Q: What are some of the things I should consider before choosing flooring for my basement?
A: There are a number of different issues to consider when choosing flooring for your basement. The biggest concern you must first address is moisture. Moisture is a concern in nearly any basement, because it is below grade and the lowest surface in the home. Because of this, there are a few items you need to consider before selecting a floor. If your basement is particularly susceptible to flooding, leaking, or seepage, you will want to seal it before the installation of any flooring. This can be a costly process, but is necessary in preserving any of your future work and preventing mold problems. Humidity and condensation is another big problem to keep in mind. When moist air meets the cool temperatures of the basement, it tends to cause condensation that allows the growth of mold and mildew. Your homes heating and cooling system is probably equipped with a dehumidifier that helps keep your relative humidity levels in line between 30-60%, which the EPA recommends for a healthy indoor environment. If your HVAC system is not equipped to handle the additional load of the basement, consider a portable unit for that area. Next, look at the surface of the cement flooring. Make sure it is level and fix any cracks or flaws in the flooring. If the concrete floor is too rough to patch, you can also use either backer board or a substrate membrane to create a smooth surface.
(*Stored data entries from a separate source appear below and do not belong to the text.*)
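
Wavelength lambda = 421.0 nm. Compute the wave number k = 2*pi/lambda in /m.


k = 2 * pi / lambda
= 6.2832 / (421.0e-9)
= 6.2832 / 4.2100e-07
= 1.4924e+07 /m

1.4924e+07


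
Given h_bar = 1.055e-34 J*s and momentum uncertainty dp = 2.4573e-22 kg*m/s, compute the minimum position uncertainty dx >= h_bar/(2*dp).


dx = h_bar / (2 * dp)
= 1.055e-34 / (2 * 2.4573e-22)
= 1.055e-34 / 4.9146e-22
= 2.1467e-13 m

2.1467e-13


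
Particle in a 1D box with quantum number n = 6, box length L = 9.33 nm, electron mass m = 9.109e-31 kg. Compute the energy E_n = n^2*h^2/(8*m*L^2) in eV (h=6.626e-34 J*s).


E = n^2 * h^2 / (8 * m * L^2)
= 6^2 * (6.626e-34)^2 / (8 * 9.109e-31 * (9.33e-9)^2)
= 36 * 4.3904e-67 / (8 * 9.109e-31 * 8.7049e-17)
= 2.4916e-20 J
= 0.1555 eV

0.1555


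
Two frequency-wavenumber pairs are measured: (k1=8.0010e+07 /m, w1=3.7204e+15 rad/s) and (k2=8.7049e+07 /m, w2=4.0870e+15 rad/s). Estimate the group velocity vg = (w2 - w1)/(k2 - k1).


vg = (w2 - w1) / (k2 - k1)
= (4.0870e+15 - 3.7204e+15) / (8.7049e+07 - 8.0010e+07)
= 3.6660e+14 / 7.0390e+06
= 5.2081e+07 m/s

5.2081e+07


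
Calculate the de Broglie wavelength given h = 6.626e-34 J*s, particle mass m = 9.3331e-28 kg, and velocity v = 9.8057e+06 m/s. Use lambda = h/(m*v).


lambda = h / (m * v)
= 6.626e-34 / (9.3331e-28 * 9.8057e+06)
= 6.626e-34 / 9.1518e-21
= 7.2401e-14 m

7.2401e-14


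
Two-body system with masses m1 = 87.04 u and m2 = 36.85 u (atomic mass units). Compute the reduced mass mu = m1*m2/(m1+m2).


mu = m1 * m2 / (m1 + m2)
= 87.04 * 36.85 / (87.04 + 36.85)
= 3207.424 / 123.89
= 25.8893 u

25.8893


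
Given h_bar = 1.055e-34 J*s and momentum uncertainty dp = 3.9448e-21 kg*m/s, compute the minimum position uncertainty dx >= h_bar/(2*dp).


dx = h_bar / (2 * dp)
= 1.055e-34 / (2 * 3.9448e-21)
= 1.055e-34 / 7.8896e-21
= 1.3372e-14 m

1.3372e-14


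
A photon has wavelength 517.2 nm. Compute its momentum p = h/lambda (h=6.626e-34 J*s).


p = h / lambda
= 6.626e-34 / (517.2e-9)
= 6.626e-34 / 5.1720e-07
= 1.2811e-27 kg*m/s

1.2811e-27


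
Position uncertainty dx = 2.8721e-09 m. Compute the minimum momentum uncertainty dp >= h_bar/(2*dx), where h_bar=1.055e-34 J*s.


dp = h_bar / (2 * dx)
= 1.055e-34 / (2 * 2.8721e-09)
= 1.055e-34 / 5.7442e-09
= 1.8366e-26 kg*m/s

1.8366e-26


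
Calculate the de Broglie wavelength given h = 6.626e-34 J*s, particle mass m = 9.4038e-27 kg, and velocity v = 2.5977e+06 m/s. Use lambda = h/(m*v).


lambda = h / (m * v)
= 6.626e-34 / (9.4038e-27 * 2.5977e+06)
= 6.626e-34 / 2.4428e-20
= 2.7124e-14 m

2.7124e-14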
If you have taken all of these items into consideration, and have made sure your floor is as prepared as it can be, you are now ready to move onto the last step. You can now consider what type of floor covering you would like to put down in your newly finished space. Just like in the rest of the home, consider how this space will be used, and the level of traffic it will see. Low-pile carpet’s, and especially prints now, are always a popular choice as they are easy to clean and resist traffic wear. Other options include all of the typical flooring options including laminates, tile, and engineered
wood. Since you are working with a concrete floor in a below grade area, you might want to consider some of the floating or loose lay options that each of these types of flooring comes in now. Whatever flooring option you chose though, knowing that your floor is properly prepped for many unforeseen problems, means you should have less problems down the road!